Let us examine Delhi’s fuel prices to understand how taxes are levied on both petrol and diesel. As of December 16, 2020, prices of petrol and diesel in Delhi were ₹83.71 and ₹73.87 respectively. However, the base price including freight of Petrol is still ₹27.74 per litre, which is just 33.1% of the retail selling price (RSP) of ₹83.71. In case of diesel, this is ₹28.66, i.e., 38.8% of the RSP.
From every single litre of petrol sold in Delhi, the central government now collects ₹32.98 as central excise duty, which is 119% of the base price including freight while the state VAT comes to ₹19.32, which is 70% of the base price including freight.
Similarly, in case of diesel, the Central excise duty is ₹31.83, which is 111% of the base price including freight and State VAT is ₹10.85, ie, 37.9% of the base price including freight.
As per the data provided by the Petroleum Planning & Analysis Cell (PPAC) of the Petroleum Ministry, during 2019-20, Central Government collected ₹2.23 lakh Crores from excise duty on fuel. The Union Budget 2020-21 anticipated ₹2.67 lakh Crores as excise duty from the fuel, which comes 16.3% of the total tax revenue of ₹16.539 lakh crores.
The present excise duty on petrol is ₹32.98, which, when UPA-2 left office was just ₹9.48 per litre. In other words, excise duty on petrol is 348% higher now than in 2014. Similarly, the present excise duty on diesel is ₹31.83 which has increased by 894% more than ₹3.56, when UPA-2 remitted office.
The central government not only hiked the excise duty but they have also tweaked its components in such a way that the component which goes to the divisible pool to be shared among states is reduced substantially while the Cess, which goes to the Centre’s kitty, increases. The central government has strict regulatory control and say over how the Cess shall be shared among the states under various Centrally Sponsored Schemes.

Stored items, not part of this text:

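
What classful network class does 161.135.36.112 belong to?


First octet: 161
Binary: 10100001
10xxxxxx -> Class B (128-191)
Class B, default mask 255.255.0.0 (/16)


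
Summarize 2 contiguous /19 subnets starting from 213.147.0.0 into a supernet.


Original prefix: /19
Number of subnets: 2 = 2^1
New prefix = 19 - 1 = 18
Supernet: 213.147.0.0/18


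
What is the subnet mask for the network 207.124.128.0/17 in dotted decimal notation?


/17 means 17 network bits, 15 host bits
Binary: 11111111111111111000000000000000
Mask: 255.255.128.0


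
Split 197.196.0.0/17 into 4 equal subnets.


New prefix = 17 + 2 = 19
Each subnet has 8192 addresses
  197.196.0.0/19
  197.196.32.0/19
  197.196.64.0/19
  197.196.96.0/19
Subnets: 197.196.0.0/19, 197.196.32.0/19, 197.196.64.0/19, 197.196.96.0/19


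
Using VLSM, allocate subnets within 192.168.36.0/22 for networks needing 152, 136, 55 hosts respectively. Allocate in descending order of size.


152 hosts -> /24 (254 usable): 192.168.36.0/24
136 hosts -> /24 (254 usable): 192.168.37.0/24
55 hosts -> /26 (62 usable): 192.168.38.0/26
Allocation: 192.168.36.0/24 (152 hosts, 254 usable); 192.168.37.0/24 (136 hosts, 254 usable); 192.168.38.0/26 (55 hosts, 62 usable)


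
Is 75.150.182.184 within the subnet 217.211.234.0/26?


Subnet network: 217.211.234.0
Test IP AND mask: 75.150.182.128
No, 75.150.182.184 is not in 217.211.234.0/26


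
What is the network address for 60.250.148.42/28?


IP:   00111100.11111010.10010100.00101010
Mask: 11111111.11111111.11111111.11110000
AND operation:
Net:  00111100.11111010.10010100.00100000
Network: 60.250.148.32/28


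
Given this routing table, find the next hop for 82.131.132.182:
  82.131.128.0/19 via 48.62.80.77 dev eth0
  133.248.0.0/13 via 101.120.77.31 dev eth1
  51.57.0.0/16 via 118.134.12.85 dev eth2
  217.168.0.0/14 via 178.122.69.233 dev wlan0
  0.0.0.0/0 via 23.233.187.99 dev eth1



Longest prefix match for 82.131.132.182:
  /19 82.131.128.0: MATCH
  /13 133.248.0.0: no
  /16 51.57.0.0: no
  /14 217.168.0.0: no
  /0 0.0.0.0: MATCH
Selected: next-hop 48.62.80.77 via eth0 (matched /19)


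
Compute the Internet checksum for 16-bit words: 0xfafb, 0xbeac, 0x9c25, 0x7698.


Sum all words (with carry folding):
+ 0xfafb = 0xfafb
+ 0xbeac = 0xb9a8
+ 0x9c25 = 0x55ce
+ 0x7698 = 0xcc66
One's complement: ~0xcc66
Checksum = 0x3399


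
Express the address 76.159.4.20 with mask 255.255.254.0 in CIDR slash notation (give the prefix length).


Binary: 11111111.11111111.11111110.00000000
Count leading 1s
Prefix: /23


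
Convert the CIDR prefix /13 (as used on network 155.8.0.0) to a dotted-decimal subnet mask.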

When UPA-2 left office, the basic excise duty that went to the divisible pool was ₹6.35 out of a total excise duty of ₹9.48, ie, 67%. But now the basic excise duty has shrunk to ₹2.98 out of the total excise duty of ₹32.98, ie, just 9% of the total excise duty collected by the Centre.
Similarly,the current basic excise duty on diesel going to the divisible pool and collected by the Centre is ₹4.83, ie, 15.2% of the total excise duty of ₹31.83. This is a classic example of the hypocrisy of the principle of co-operative federalism by which the Prime Minister and the BJP Government at the Centre swear.
This BJP Government has hiked and tweaked the excise duty 15 times after assuming office in 2014.
Indian citizens are now conditioned to pay high fuel prices, thanks to exorbitant taxation by the central government, and they limit their outrage in social media and take the burden without any protest.
Some experts believe petroleum products should be brought under the GST as a panacea for the high taxation now imposed on the fuel. But as total taxation on petrol by both Centre and state governments comes to 189% of the base price and freight, how to bring fuel prices under a flat and uniform GST regime is a great conundrum waiting to be solved.